By Hamza Hendawi
THE POPULAR Bank said yesterday it planned to seek the listing of the Cyprus-based group and its Greek subsidiary, the European Popular Bank, on the robust Athens Stock Exchange.
“There will be consultations on both matters with the (Athens) exchange authority,” said Kikis Lazarides, the Popular Bank chairman and chief executive.
Speaking from Athens to a news conference in Nicosia on a live television link, Lazarides said the decision by the European Popular Bank to seek a listing in Athens had been approved by shareholders of the Greek subsidiary during a general meeting on Wednesday.
“The prospects of listing are good. The only details we can give now are that we have already started consultations with the Athens Stock Exchange to ascertain what is needed by them,” said Lazarides.
Popular Bank shares, four days into their two-for-one split, closed at £3.80 yesterday, up 8 cents, while its warrants also closed in positive territory, up by 11.50 cents at £4.87.
The Popular Bank has been known for months to be considering a listing in the Athens bourse, one of the best performing emerging markets in Europe, whose fortunes are closely monitored by traders in Cyprus. His announcement, however, that the group’s Greek subsidiary would seek a separate Athens listing was unexpected.
European Popular Bank shareholders, according to Lazarides, yesterday also approved an increase in its share capital to 25 billion drachmas (about £45 million) from 5.5 billion drachmas (about £9.8 million) to help an expansion drive by the bank in Greece.
Lazarides said European Popular Bank branches in Greece would rise to 17 from the current 13 and would leap to 40 or 50 branches in the next three years.
Faced with the limitations of the small Cyprus market and eager to gain an international image, the Popular Bank Group and its bigger rival, Bank of Cyprus, entered the lucrative and larger Greek market in the early 1990s and now depend on their operations there for a good chunk of their profits.
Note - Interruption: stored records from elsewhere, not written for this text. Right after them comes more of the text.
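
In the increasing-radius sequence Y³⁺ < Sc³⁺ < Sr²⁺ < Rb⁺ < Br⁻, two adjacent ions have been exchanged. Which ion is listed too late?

Sc³⁺

Check each adjacent pair. Y³⁺ and Sc³⁺ are reversed: Sc³⁺ and Y³⁺ are in one column with the same charge; the lighter period-4 ion has one fewer shell and is smaller. No other neighbouring pair contradicts the periodic trends, so Sc³⁺ is the ion listed too late.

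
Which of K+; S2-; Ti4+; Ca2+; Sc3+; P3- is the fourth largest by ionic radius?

Isoelectronic series (18 e⁻ each). Size is set by nuclear charge: more protons means a smaller ion. Ti4+ (Z=22), Sc3+ (Z=21), Ca2+ (Z=20), K+ (Z=19), S2- (Z=16), P3- (Z=15).
That gives Ti4+ < Sc3+ < Ca2+ < K+ < S2- < P3-. From the largest end, number 4 is Ca2+.

Ca2+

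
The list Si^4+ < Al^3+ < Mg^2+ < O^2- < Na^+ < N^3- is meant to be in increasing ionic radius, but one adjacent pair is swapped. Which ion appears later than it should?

Check each adjacent pair. O^2- and Na^+ are reversed: Na^+ and O^2- share 10 electrons; the higher nuclear charge on Na (Z=11) contracts it more, so Na^+ < O^2-. No other neighbouring pair contradicts the periodic trends, so Na^+ is the ion listed too late.

Na^+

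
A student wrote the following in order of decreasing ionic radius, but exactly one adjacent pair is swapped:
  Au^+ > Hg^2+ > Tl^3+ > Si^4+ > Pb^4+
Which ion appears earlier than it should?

Si^4+

Compare adjacent ions: Si^4+ and Pb^4+ are in one column with the same charge; the lighter period-3 ion has 3 fewer shells and is smaller — yet in this decreasing list Si^4+ sits before Pb^4+. Nothing else is reversed, so Si^4+ should move one place to the right.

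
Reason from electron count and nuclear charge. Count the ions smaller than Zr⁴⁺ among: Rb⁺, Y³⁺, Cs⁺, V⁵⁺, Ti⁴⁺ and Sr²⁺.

Work out protons and electrons: V⁵⁺ (Z=23, 18 e⁻), Ti⁴⁺ (Z=22, 18 e⁻), Zr⁴⁺ (Z=40, 36 e⁻), Y³⁺ (Z=39, 36 e⁻), Sr²⁺ (Z=38, 36 e⁻), Rb⁺ (Z=37, 36 e⁻), Cs⁺ (Z=55, 54 e⁻). V⁵⁺ < Ti⁴⁺ (isoelectronic, higher Z=23 is smaller); Ti⁴⁺ < Zr⁴⁺ (same group, period 4 vs 5); Zr⁴⁺ < Y³⁺ (isoelectronic, higher Z=40 is smaller); Y³⁺ < Sr²⁺ (both 36 e⁻, Z=39>38); Sr²⁺ < Rb⁺ (isoelectronic, higher Z=38 is smaller); Rb⁺ < Cs⁺ (same group, 1 shell fewer).
Placing each against Zr⁴⁺: smaller — V⁵⁺, Ti⁴⁺; larger — Y³⁺, Sr²⁺, Rb⁺, Cs⁺. So 2 are smaller.

2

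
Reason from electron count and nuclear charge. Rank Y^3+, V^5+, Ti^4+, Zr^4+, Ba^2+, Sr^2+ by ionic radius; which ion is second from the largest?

Sr^2+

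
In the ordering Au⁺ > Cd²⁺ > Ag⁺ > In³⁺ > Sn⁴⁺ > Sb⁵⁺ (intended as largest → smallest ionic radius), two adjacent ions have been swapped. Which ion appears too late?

Compare adjacent ions: Cd²⁺ and Ag⁺ share 46 electrons; the higher nuclear charge on Cd (Z=48) contracts it more, so Cd²⁺ < Ag⁺ — yet in this decreasing list Cd²⁺ sits before Ag⁺. Nothing else is reversed, so Ag⁺ should move one place to the left.

Ag⁺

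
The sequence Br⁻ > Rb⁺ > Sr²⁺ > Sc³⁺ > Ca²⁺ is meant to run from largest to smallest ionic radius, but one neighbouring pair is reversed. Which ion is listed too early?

Check each adjacent pair. Sc³⁺ and Ca²⁺ are reversed: they are isoelectronic (18 e⁻) and Sc has more protons than Ca (21 vs 20), making Sc³⁺ smaller. No other neighbouring pair contradicts the periodic trends, so Sc³⁺ is the ion listed too early.

Sc³⁺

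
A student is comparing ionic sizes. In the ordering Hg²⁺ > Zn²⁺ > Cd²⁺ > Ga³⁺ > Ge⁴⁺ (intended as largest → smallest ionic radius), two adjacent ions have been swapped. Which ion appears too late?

Compare adjacent ions: both in group 12 with the same charge; Zn²⁺ (period 4) has the smaller radius — yet in this decreasing list Zn²⁺ sits before Cd²⁺. Nothing else is reversed, so Cd²⁺ should move one place to the left.

Cd²⁺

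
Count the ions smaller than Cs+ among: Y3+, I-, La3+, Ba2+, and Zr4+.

4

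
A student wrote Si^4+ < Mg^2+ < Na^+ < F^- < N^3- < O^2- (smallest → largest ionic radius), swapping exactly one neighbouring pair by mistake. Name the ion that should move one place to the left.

Scanning neighbour by neighbour, only N^3-/O^2- violates a trend: both have 10 electrons but Z(O)=8 > Z(N)=7, so O^2- should be the smaller of the two. That makes O^2- the one sitting a position late relative to where it belongs.

O^2-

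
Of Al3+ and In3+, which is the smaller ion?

All are in the same group with charge +3. Radius grows down the group as n (the outermost shell) increases.

Al3+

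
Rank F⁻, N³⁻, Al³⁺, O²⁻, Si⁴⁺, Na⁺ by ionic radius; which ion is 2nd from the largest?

O²⁻

Each ion has 10 electrons. The ranking follows nuclear charge in reverse — greater Z gives a smaller radius. Si⁴⁺ (Z=14), Al³⁺ (Z=13), Na⁺ (Z=11), F⁻ (Z=9), O²⁻ (Z=8), N³⁻ (Z=7).
Full ascending order: Si⁴⁺ < Al³⁺ < Na⁺ < F⁻ < O²⁻ < N³⁻. Counting from the largest, position 2 is O²⁻.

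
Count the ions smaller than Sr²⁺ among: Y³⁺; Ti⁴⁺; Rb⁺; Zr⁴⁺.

3

Electron counts and nuclear charges: Ti⁴⁺: 18 e⁻, Z=22, Zr⁴⁺: 36 e⁻, Z=40, Y³⁺: 36 e⁻, Z=39, Sr²⁺: 36 e⁻, Z=38, Rb⁺: 36 e⁻, Z=37. Ti⁴⁺ < Zr⁴⁺ (same group, 1 shell fewer); Zr⁴⁺ < Y³⁺ (isoelectronic, higher Z=40 is smaller); Y³⁺ < Sr²⁺ (both 36 e⁻, Z=39>38); Sr²⁺ < Rb⁺ (both 36 e⁻, Z=38>37).
Relative to Sr²⁺, the ions that are smaller are Ti⁴⁺, Zr⁴⁺, Y³⁺. That's 3.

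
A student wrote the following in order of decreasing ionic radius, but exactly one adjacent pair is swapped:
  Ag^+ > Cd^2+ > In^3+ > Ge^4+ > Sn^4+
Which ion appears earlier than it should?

Ge^4+

Scanning neighbour by neighbour, only Ge^4+/Sn^4+ violates a trend: both in group 14 with the same charge; Ge^4+ (period 4) has the smaller radius. That makes Ge^4+ the one sitting a position early relative to where it belongs.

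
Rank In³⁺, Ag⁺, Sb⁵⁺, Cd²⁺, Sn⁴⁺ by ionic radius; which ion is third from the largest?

Each ion has 46 electrons. The ranking follows nuclear charge in reverse — greater Z gives a smaller radius. Sb⁵⁺ (Z=51), Sn⁴⁺ (Z=50), In³⁺ (Z=49), Cd²⁺ (Z=48), Ag⁺ (Z=47).
Ordering: Sb⁵⁺ < Sn⁴⁺ < In³⁺ < Cd²⁺ < Ag⁺. The third largest is In³⁺.

In³⁺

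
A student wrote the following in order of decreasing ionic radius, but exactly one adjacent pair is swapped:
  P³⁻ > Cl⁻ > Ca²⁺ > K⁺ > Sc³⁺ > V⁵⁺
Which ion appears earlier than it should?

Compare adjacent ions: they are isoelectronic (18 e⁻) and Ca has more protons than K (20 vs 19), making Ca²⁺ smaller — yet in this decreasing list Ca²⁺ sits before K⁺. Nothing else is reversed, so Ca²⁺ should move one place to the right.

Ca²⁺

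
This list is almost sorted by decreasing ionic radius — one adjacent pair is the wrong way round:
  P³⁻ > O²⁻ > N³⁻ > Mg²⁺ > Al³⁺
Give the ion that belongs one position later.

Compare adjacent ions: they are isoelectronic (10 e⁻) and O has more protons than N (8 vs 7), making O²⁻ smaller — yet in this decreasing list O²⁻ sits before N³⁻. Nothing else is reversed, so O²⁻ should move one place to the right.

O²⁻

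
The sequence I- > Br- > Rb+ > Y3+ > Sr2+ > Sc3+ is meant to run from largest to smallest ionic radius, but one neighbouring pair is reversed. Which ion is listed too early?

Y3+

The pair Y3+, Sr2+ is the wrong way round — both have 36 electrons but Z(Y)=39 > Z(Sr)=38, so Y3+ should be the smaller of the two. All other adjacent pairs agree with periodic trends, so Y3+ is the misplaced ion.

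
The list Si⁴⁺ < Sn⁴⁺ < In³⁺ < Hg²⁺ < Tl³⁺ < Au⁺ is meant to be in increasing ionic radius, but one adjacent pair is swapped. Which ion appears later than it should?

Tl³⁺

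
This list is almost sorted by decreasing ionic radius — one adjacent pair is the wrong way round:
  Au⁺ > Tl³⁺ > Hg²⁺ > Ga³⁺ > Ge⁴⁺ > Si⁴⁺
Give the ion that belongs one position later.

Tl³⁺

Compare adjacent ions: Tl³⁺ and Hg²⁺ share 78 electrons; the higher nuclear charge on Tl (Z=81) contracts it more, so Tl³⁺ < Hg²⁺ — yet in this decreasing list Tl³⁺ sits before Hg²⁺. Nothing else is reversed, so Tl³⁺ should move one place to the right.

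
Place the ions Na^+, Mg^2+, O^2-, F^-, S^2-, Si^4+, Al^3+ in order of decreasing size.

First list Z and electron count for each: Si^4+: 10 e⁻, Z=14, Al^3+: 10 e⁻, Z=13, Mg^2+: 10 e⁻, Z=12, Na^+: 10 e⁻, Z=11, F^-: 10 e⁻, Z=9, O^2-: 10 e⁻, Z=8, S^2-: 18 e⁻, Z=16. Si^4+ < Al^3+ (isoelectronic, higher Z=14 is smaller); Al^3+ < Mg^2+ (isoelectronic, higher Z=13 is smaller); Mg^2+ < Na^+ (both 10 e⁻, Z=12>11); Na^+ < F^- (isoelectronic, higher Z=11 is smaller); F^- < O^2- (both 10 e⁻, Z=9>8); O^2- < S^2- (same group, period 2 vs 3).

S^2- > O^2- > F^- > Na^+ > Mg^2+ > Al^3+ > Si^4+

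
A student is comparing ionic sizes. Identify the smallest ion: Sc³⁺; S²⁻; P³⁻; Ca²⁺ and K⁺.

Sc³⁺

Isoelectronic series (18 e⁻ each). Size is set by nuclear charge: more protons means a smaller ion. Sc³⁺ (Z=21), Ca²⁺ (Z=20), K⁺ (Z=19), S²⁻ (Z=16), P³⁻ (Z=15).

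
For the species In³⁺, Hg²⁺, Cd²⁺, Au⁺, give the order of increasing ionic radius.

In³⁺ < Cd²⁺ < Hg²⁺ < Au⁺

Work out protons and electrons: In³⁺ has 46 e⁻ (Z=49), Cd²⁺ has 46 e⁻ (Z=48), Hg²⁺ has 78 e⁻ (Z=80), Au⁺ has 78 e⁻ (Z=79). In³⁺ < Cd²⁺ (both 46 e⁻, Z=49>48); Cd²⁺ < Hg²⁺ (same group, period 5 vs 6); Hg²⁺ < Au⁺ (isoelectronic, higher Z=80 is smaller).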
Hellenic Bank, the island’s distant third largest bank, opened its first branch in Greece last December and plans several more this year.
The Bank of Cyprus has already applied for a listing in Athens. It said last month that the necessary piece of legislation on foreign companies listing in Athens had been tabled in the Greek Parliament for approval.
The listing course for the European Popular Bank should be much easier than that of the Popular Bank Group or the Bank of Cyprus since it is a Greek- registered concern, according to Popular Bank officials.
The all-share index of the Cyprus Stock Exchange, meanwhile, rose yesterday for the second successive day. It closed at 151.47, 2.03 per cent up on Wednesday. Combined, the two successive hikes have more than compensated for Tuesday’s drop of 3.60 per cent.
The Bank of Cyprus was up 13.50 cents to close at £6.64. Hellenic Bank, continuing its impressive run of late, was up 11 cents and closed at £4.24.
Universal Bank rose by 5 cents to end the day at £2.32.